L o i s u r l ’é q u i t é s a l a r i a l e

25 ans à reconnaître le travail des femmes à sa juste valeur

« À travail égal, salaire égal » fait déjà partie des valeurs québécoises quand l’Assemblée nationale adopte, en 1996, la Loi sur l’équité salariale. Cette mesure vise alors à rectifier la discrimination salariale autrement, en introduisant la notion d’équité : « à travail équivalent, salaire égal ». Qu’est-ce qui a déclenché cette prise de conscience collective ? Et, 25 ans plus tard, quelles en ont été les retombées ?

Combattre les inégalités du passé

Selon le site web de l’Association des femmes en finance du Québec, c’est vers 1950 qu’on observe une division stéréotypée des tâches basées sur le sexe : les hommes occupent le marché du travail, tandis que les femmes remplissent les rôles de mère et d’épouse au foyer1. Certains croient qu’un homme doit recevoir un salaire plus élevé pour subvenir aux besoins de sa famille, alors que l’argent gagné par une femme est plutôt perçu comme un revenu d’appoint.

Dans les années 1970, les femmes intègrent en grand nombre le marché du travail et se dirigent surtout vers des postes s’apparentant à leurs rôles traditionnels ; comme infirmières, comme enseignantes ou comme cuisinières, par exemple. Les qualités requises pour bien accomplir ce genre d’emplois sont alors considérées comme « innées » aux femmes, et non reconnues comme de véritables compétences ayant une influence sur leur rémunération.

Dans les années 1990, des groupes militants dénoncent le caractère systémique de cette discrimination et obtiennent l’appui d’organismes tels la Commission des droits de la personne et le Conseil du statut de la femme. Après quelques ébauches infructueuses, la Loi sur l’équité salariale est enfin adoptée à l’unanimité le 21 novembre 1996.

Que dit la loi ?

La Commission des normes de l’équité, de la santé et de la sécurité du travail (CNESST), chargée de l’application de la loi, définit l’équité salariale comme le fait d’« offrir à une personne occupant un emploi féminin le même salaire qu’une personne occupant un emploi masculin équivalent, même s’il est différent. »

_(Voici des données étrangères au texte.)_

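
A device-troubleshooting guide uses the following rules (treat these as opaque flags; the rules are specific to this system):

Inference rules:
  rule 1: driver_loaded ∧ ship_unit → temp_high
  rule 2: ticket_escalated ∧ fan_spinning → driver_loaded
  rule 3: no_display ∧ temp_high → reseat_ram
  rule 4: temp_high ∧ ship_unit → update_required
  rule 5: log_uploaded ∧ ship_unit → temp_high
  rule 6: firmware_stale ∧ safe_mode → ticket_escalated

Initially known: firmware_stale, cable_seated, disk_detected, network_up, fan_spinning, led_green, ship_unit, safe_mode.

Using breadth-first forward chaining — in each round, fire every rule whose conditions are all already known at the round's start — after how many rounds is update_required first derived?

[1] rule 6 [firmware_stale ∧ safe_mode → ticket_escalated]. ⇒ new: ticket_escalated.
[2] rule 2 [ticket_escalated ∧ fan_spinning → driver_loaded]. ⇒ new: driver_loaded.
[3] rule 1 [driver_loaded ∧ ship_unit → temp_high]. ⇒ new: temp_high.
[4] rule 4 [temp_high ∧ ship_unit → update_required]. ⇒ new: update_required.
update_required first appears in round 4.

4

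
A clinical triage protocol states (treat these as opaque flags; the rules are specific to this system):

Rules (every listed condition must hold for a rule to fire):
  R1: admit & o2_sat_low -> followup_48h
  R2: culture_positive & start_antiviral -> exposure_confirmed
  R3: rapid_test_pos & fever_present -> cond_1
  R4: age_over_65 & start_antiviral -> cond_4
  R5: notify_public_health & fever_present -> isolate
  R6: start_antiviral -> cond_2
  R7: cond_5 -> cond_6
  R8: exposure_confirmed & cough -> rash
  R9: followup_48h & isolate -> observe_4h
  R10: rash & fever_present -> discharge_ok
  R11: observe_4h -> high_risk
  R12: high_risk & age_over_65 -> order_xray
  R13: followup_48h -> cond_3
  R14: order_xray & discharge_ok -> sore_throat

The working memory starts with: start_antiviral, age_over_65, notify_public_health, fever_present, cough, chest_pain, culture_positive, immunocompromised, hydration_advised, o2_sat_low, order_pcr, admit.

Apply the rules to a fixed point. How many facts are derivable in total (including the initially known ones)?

24

Round 1: R1 [admit & o2_sat_low -> followup_48h]; R2 [culture_positive & start_antiviral -> exposure_confirmed]; R4 [age_over_65 & start_antiviral -> cond_4]; R5 [notify_public_health & fever_present -> isolate]; R6 [start_antiviral -> cond_2]. New: followup_48h, exposure_confirmed, cond_4, isolate, cond_2.
Round 2: R8 [exposure_confirmed & cough -> rash]; R9 [followup_48h & isolate -> observe_4h]; R13 [followup_48h -> cond_3]. New: rash, observe_4h, cond_3.
Round 3: R10 [rash & fever_present -> discharge_ok]; R11 [observe_4h -> high_risk]. New: discharge_ok, high_risk.
Round 4: R12 [high_risk & age_over_65 -> order_xray]. New: order_xray.
Round 5: R14 [order_xray & discharge_ok -> sore_throat]. New: sore_throat.
Closure: {admit, age_over_65, chest_pain, cond_2, cond_3, cond_4, cough, culture_positive, discharge_ok, exposure_confirmed, fever_present, followup_48h, high_risk, hydration_advised, immunocompromised, isolate, notify_public_health, o2_sat_low, observe_4h, order_pcr, order_xray, rash, sore_throat, start_antiviral} — 24 facts.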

Ainsi, les milieux de travail de 10 employés et plus doivent, pour chaque emploi, déterminer s’il est à prédominance masculine ou féminine, tenir compte de ses caractéristiques, identifier et comparer les salaires d’emplois équivalents et, si des écarts existent, les corriger.

25 ans plus tard : à mi-chemin de l’équité salariale

Lorsque la loi entre en vigueur, en 1997, l’écart salarial entre les hommes et les femmes se chiffre à 15,8 %2. En 2020, le Conseil du statut de la femme rapporte que l’écart est désormais de 8,1 %, soit près de la moitié du taux initial3. Après la mise en œuvre de programmes d’équité salariale dans les secteurs public et parapublic, près de 365 000 personnes bénéficient aujourd’hui de révisions salariales2.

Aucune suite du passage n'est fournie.